In 2018, together with Reliance (one of India's largest local manufacturers), Konov initiated the construction of a rubber production plant. Notably, this was the first time the SIBUR company licensed Russian intellectual technologies in India.

Under Konov's management, SIBUR entered a period of active digital transformation: VR technologies began to be deployed enabling distant control over production processes and the operation of industrial equipment. The Amur GCC is a digital facility with automated control or remote maintenance of most processes. This setup could reduce the number of employees by at least half in comparison to Zapsibneftekhim. SIBUR was among the first companies, both globally and in Russia, to integrate a digital modeling system into petrochemical production by launching a high-precision project for modeling physical and chemical processes inside its low-density polyethylene reactor.

As part of SIBUR's management team, Konov also transformed the company into an environmental leader in its industry and home country. In 2019, SIBUR became one of the first Russian companies to adopt a sustainable development strategy. Since 2020, it has focused on reducing carbon emissions and using recycled materials, including developing production of 'green' PET granules from recycled food packaging.
 In 2021, Sibur launched a net-zero collaboration platform with the WEF and global industry players to promote solutions to climate change. Forbes ranked Sibur among the top-10 environmentally friendly companies in Russia in 2021.

In March 2022, the EU and the UK imposed sanctions directly against Konov. As a result, he decided to step down as chairman of the management board and left other management bodies of the company. Also he is under UK sanctions for previously holding positions at SIBUR and Alrosa, which he left in March-April 2022. In June 2022, Konov filed an appeal with the EU Court to be removed from the sanction lists, his lawyers arguing that "there is no factual or legal basis" for the sanctions.

===Other projects===
He took part in the development of Russia's national framework for safe chemical management, which set the basis for technical and other regulations. For his contributions, he received the Russian Government's Science and Technology Award.

==Wealth==
In 2017, Forbes listed Konov among the wealthiest people in Russia. Under SIBUR's management incentive programme, he acquired a 4% stake in the company worth $535 million, making it to No. 193 in the Forbes list. Konov has noted that he owes most of his wealth to SIBUR's shares which are not actual money: "They are preserved by SIBUR". In 2018, he sold 0.25% of his stake in SIBUR to the holding's other managers. In 2022, Dmitry Konov sold all his shares in Sibur and ceased to be a minority shareholder.

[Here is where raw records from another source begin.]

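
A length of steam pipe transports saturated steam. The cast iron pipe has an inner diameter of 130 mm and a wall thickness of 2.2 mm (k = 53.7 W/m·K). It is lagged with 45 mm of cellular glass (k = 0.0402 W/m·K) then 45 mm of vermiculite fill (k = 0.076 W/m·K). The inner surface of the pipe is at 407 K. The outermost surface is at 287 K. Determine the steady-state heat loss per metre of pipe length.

Per-layer cylindrical resistances, series-summed:
R_cast iron pipe wall = ln(67.2/65)/(2π×53.7×1) = 9.865×10^-5 K/W
R_cellular glass = ln(112.2/67.2)/(2π×0.0402×1) = 2.029 K/W
R_vermiculite fill = ln(157.2/112.2)/(2π×0.076×1) = 0.7062 K/W
R_total = 2.736 K/W
Q = ΔT/R_total = 120/2.736

q′ ≈ 43.9 W/m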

In one of his interviews, Konov said that he owns a house in Cannes and an apartment in Moscow's Noble Row estate.

==Personal life==
In 2011, Konov met the model Katarina Konks (born in 1982). They married in 2016 and now have a son.

Konov is keen on basketball and is a fan of the Russian team CSKA. A life-long basketball player, he took part in the Moscow student games as a member of the MGIMO team. While at SIBUR, Konov founded the company's corporate basketball league.